Wednesday, February 24, 2010

With that being said.. What if the co-worker/couple showed PDA during work? Is that appropriate? Although I've never seen it, I’m sure it happens all the time.Some people may not find it offence but rather cute but in my opinion it is completely inappropriate. It does not only make your fellow employees feel very uncomfortable, but the customers as well. Lets just be honest, its awkward enough to see two people kissing or hugging in public never mind people working at the store you're shopping at!

- Caitlin

Credit to: http://www.harrisonpark.com/support/images/couple_hug.jpg for the photo

Response to Caitlin's Blog Entry on Feb. 16, 2010:

I personally don't think its okay to date someone you work with. Dating someone from the same workplace just brings drama and complications. At first it may not seem to be a big deal, but eventually as the relationship progresses, the two individuals may begin to see flaws in the other. This can only bring tension within their relationship which may result in tension at the workplace. I'm a true believe that work should remain work and complicating things by dating should not be allowed.

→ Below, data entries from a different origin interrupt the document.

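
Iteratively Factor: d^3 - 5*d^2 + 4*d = (d - 1)*(d^2 - 4*d) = (d - 4)*(d - 1)*(d)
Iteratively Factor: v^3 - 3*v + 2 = (v + 2)*(v^2 - 2*v + 1) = (v - 1)*(v + 2)*(v - 1)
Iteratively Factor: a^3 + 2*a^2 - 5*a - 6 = (a - 2)*(a^2 + 4*a + 3) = (a - 2)*(a + 1)*(a + 3)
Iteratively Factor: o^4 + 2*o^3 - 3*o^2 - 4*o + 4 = (o - 1)*(o^3 + 3*o^2 - 4) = (o - 1)^2*(o^2 + 4*o + 4) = (o - 1)^2*(o + 2)*(o + 2)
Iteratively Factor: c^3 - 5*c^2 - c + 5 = (c - 5)*(c^2 - 1) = (c - 5)*(c - 1)*(c + 1)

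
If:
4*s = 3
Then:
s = 3/4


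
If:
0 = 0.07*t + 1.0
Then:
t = -14.29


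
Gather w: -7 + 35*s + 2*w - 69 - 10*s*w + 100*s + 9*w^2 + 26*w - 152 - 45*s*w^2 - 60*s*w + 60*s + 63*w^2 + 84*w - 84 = 195*s + w^2*(72 - 45*s) + w*(112 - 70*s) - 312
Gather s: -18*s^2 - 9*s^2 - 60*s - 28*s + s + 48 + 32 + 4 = -27*s^2 - 87*s + 84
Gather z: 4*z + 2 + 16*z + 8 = 20*z + 10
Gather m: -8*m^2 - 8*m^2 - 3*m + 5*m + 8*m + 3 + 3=-16*m^2 + 10*m + 6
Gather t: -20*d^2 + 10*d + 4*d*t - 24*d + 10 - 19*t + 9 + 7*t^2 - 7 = -20*d^2 - 14*d + 7*t^2 + t*(4*d - 19) + 12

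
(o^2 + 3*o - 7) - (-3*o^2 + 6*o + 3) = 4*o^2 - 3*o - 10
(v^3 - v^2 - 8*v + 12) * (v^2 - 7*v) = v^5 - 8*v^4 - v^3 + 68*v^2 - 84*v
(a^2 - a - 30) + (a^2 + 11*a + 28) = 2*a^2 + 10*a - 2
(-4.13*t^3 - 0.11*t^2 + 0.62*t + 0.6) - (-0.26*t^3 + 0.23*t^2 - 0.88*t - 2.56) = -3.87*t^3 - 0.34*t^2 + 1.5*t + 3.16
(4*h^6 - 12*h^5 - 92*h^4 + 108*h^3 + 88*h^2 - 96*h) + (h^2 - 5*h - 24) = 4*h^6 - 12*h^5 - 92*h^4 + 108*h^3 + 89*h^2 - 101*h - 24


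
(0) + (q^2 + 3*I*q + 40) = q^2 + 3*I*q + 40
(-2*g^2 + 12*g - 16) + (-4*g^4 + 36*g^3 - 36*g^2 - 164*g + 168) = -4*g^4 + 36*g^3 - 38*g^2 - 152*g + 152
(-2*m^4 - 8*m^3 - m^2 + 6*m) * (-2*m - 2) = 4*m^5 + 20*m^4 + 18*m^3 - 10*m^2 - 12*m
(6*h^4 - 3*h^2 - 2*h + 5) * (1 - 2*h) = -12*h^5 + 6*h^4 + 6*h^3 + h^2 - 12*h + 5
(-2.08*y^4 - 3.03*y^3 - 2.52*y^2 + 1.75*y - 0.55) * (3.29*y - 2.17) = -6.8432*y^5 - 5.4551*y^4 - 1.7157*y^3 + 11.2259*y^2 - 5.607*y + 1.1935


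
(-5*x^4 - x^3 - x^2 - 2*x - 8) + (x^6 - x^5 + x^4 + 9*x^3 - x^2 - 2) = x^6 - x^5 - 4*x^4 + 8*x^3 - 2*x^2 - 2*x - 10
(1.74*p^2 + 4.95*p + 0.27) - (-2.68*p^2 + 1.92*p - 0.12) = 4.42*p^2 + 3.03*p + 0.39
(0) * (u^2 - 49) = 0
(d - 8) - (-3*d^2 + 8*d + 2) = 3*d^2 - 7*d - 10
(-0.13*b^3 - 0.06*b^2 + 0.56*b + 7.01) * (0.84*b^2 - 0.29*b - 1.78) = -0.1092*b^5 - 0.0127*b^4 + 0.7192*b^3 + 5.8328*b^2 - 3.0297*b - 12.4778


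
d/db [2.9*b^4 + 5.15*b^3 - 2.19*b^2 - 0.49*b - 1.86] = 11.6*b^3 + 15.45*b^2 - 4.38*b - 0.49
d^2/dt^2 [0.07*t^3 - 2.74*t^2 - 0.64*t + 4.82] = 0.42*t - 5.48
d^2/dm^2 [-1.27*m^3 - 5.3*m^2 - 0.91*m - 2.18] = -7.62*m - 10.6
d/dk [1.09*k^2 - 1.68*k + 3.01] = 2.18*k - 1.68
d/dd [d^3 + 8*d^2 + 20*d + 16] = 3*d^2 + 16*d + 20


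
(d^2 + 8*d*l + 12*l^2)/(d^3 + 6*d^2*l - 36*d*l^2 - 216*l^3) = (d + 2*l)/(d^2 - 36*l^2)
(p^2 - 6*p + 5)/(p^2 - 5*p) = (p - 1)/p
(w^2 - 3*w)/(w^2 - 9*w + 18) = w/(w - 6)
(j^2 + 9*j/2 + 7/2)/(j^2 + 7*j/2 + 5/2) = (2*j + 7)/(2*j + 5)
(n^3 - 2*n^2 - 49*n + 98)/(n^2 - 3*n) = (n^3 - 2*n^2 - 49*n + 98)/(n*(n - 3))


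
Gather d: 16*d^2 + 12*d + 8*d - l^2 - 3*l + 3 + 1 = 16*d^2 + 20*d - l^2 - 3*l + 4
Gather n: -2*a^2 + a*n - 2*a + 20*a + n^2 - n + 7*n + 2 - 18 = -2*a^2 + 18*a + n^2 + n*(a + 6) - 16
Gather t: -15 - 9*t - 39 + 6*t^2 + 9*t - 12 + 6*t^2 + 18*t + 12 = 12*t^2 + 18*t - 54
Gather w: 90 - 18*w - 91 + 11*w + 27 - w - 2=24 - 8*w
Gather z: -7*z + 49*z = 42*z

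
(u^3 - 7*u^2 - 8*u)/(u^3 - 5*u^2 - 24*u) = (u + 1)/(u + 3)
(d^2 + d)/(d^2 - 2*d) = (d + 1)/(d - 2)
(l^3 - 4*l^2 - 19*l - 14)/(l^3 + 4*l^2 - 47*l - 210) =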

At my current job there was actually two individuals who started dating. I didn't feel like it was any of my business, so I didn't say anything to them or anyone else in the workplace, I really didn't care. I came to work and not involve myself with the people on a personal level. The two dated for nearly a month until the supervisors caught on, they tried denying it but too many people were talking about them by this time. No one expected any commotion, until one day the two were called in to the office to have a "talk". One of them was placed into another kiosk, which was no problem for him/her except for the fact, he/she was an important part of the current kiosk they had worked in.

Tuesday, February 16, 2010

Where do you draw the line between coworkers having relationships within the workplace?

Have you ever been the new girl at work, trying to fit with everyone, and make new friends, only to find out they were all already friends and possibly more? Because I have. In less than a week working at this company I found out more people were dating each other, then not dating each other, this was very new to me but I went along with it anyway. My question is, is it okay to be dating someone you work with? Are there rules stating that you can or cannot date them?